There’s certain shortcodes that I’d like to be able to use in a markdown template that affect templating/content that is essentially “not in order”. Here’s a simple bit of code to explain.
baseof.html
<html>
<head>
{{- partial "head.html" . -}}
</head>
<body>
{{- partial "header.html" . -}}
{{- block "hero" . }}{{- end }}
<section id="mainContent">
{{- block "main" . }}{{- end }}
</section>
{{- partial "footer.html" . -}}
</body>
</html>
_index.md
---
title: "Title"
description: "This is meta description."
draft: false
---
{{< hero >}}
Hero content
{{< /hero >}}
The rest of the content.....
shortcodes/hero.html
{{ define "hero" }}
{{ .Inner }}
{{ end }}
In my testing, the hero block in the baseof.html template is replaced the the shortcode defined hero block, however, I can’t seem to get the contents of the shortcode. I’ve tried as follows:
{{ .Page.Scratch.Set "heroContent" .Inner }}
{{ define "hero" }}
{{ .Page.Scratch.Get "heroContent" }}
{{ end }}
That doesn’t seem to work.
I’m just wondering if I’m going around this in the right way, or if there’s a better way to do it?
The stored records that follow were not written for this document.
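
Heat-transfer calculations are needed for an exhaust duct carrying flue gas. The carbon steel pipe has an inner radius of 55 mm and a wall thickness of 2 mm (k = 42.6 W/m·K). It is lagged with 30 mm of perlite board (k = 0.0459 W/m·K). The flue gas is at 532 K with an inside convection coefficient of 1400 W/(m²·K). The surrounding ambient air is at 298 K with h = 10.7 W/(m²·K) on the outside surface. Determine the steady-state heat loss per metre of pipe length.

q′ ≈ 143 W/m

Per-layer cylindrical resistances, series-summed:
R_inner film = 1/(h_i·2πr₁L) = 1/(1400×2π×0.055×1) = 0.002067 K/W
R_carbon steel pipe wall = ln(57/55)/(2π×42.6×1) = 1.334×10^-4 K/W
R_perlite board = ln(87/57)/(2π×0.0459×1) = 1.466 K/W
R_outer film = 1/(h_o·2πr_oL) = 1/(10.7×2π×0.087×1) = 0.171 K/W
R_total = 1.639 K/W
Q = ΔT/R_total = 234/1.639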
The reason that I want it to be structured like this is that there’s 5 or 6 blocks that can be used that need to go “out of order” and because they can be used in any combination, I don’t want to make separate layouts for each because there’d be 6!.
EDIT
Scrap that, it seems as if the hero block code in the baseof.html file was actually calling the shortcode? Because the shortcode content actually appeared on all the pages.
So I guess my question is how to achieve the desired outcome of being able to inject components in different blocks?